Wawi’s 3D trademark and OEM dispute in China

Hogan Lovells China team and Hogan Lovells Fidelity have recently secured an important victory for WAWI Xiamen (i.e. the Chinese subsidiary of the leading German chocolate manufacturer Wawi Group), successfully defending it from a 3D trademark infringement claim before a Chinese court. The case involves cutting-edge IP issues such as the distinctiveness and infringement assessment for 3D-trademarks, and the non-infringement defence for Original Equipment Manufacturing (“OEM”).

Wawi Xiamen, a chocolate manufacturer based in China, regularly receives orders from one of its U.S. clients to manufacture rose-shaped chocolates, bearing the U.S. client’s word mark, produced exclusively for export to the U.S. market (i.e. Original Equipment Manufacturing, or “OEM”). A local chocolate company (“the Plaintiff”) owning a PRC 3D trademark registration for a rose shape, covering, inter alia, chocolates, alleged that the production of the chocolates in the PRC by Wawi Xiamen infringed its 3D rose shape trademark. It therefore requested China Customs to seize Wawi Xiamen’s shipments to its U.S. client. Subsequently, the Plaintiff also brought a trademark infringement case against Wawi before the Xiamen Intermediate People’s Court (“the Court”).

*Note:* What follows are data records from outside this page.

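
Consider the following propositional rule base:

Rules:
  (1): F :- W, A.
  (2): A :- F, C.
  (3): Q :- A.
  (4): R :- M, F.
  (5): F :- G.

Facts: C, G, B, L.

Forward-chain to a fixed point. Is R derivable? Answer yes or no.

no

Round 1 fires (5), giving F.
Round 2 fires (2), giving A.
Round 3 fires (3), giving Q.
Fixed point reached. R is concluded only by (4); (4) needs M (never derived).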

The key issues involved in this civil case are (1) whether the 3D rose shape applied on chocolates can serve as a source identifier; and (2) the applicability of the non-infringement defence for OEM production, when some elements for a clear-cut application of such defence are lacking.

In its judgement, the Court held that the 3D rose shape chocolate does not function as the source indicator and has low distinctiveness. In addition, the Court recognized that Wawi had fulfilled its duty of care, and therefore allowed the OEM defense.

This is a significant victory for the WAWI Group, especially considering the highly contentious nature of OEM in trademark procedures in China and the many divergent opinions in Chinese legal practice on these issues. Our client is highly satisfied with the result and considers the Court’s judgment encouraging, and a clear message about the improving clarity and efficiency of intellectual property litigation in China. The case also highlights Hogan Lovells’ capacity to successfully litigate complex IP disputes before the Chinese courts, in cooperation with our associated firm Hogan Lovells Fidelity.

Hogan Lovells advised WAWI Xiamen wiith Helen Xia (Picture), Jonathan Liang, Crystal Li, and Fred Liang.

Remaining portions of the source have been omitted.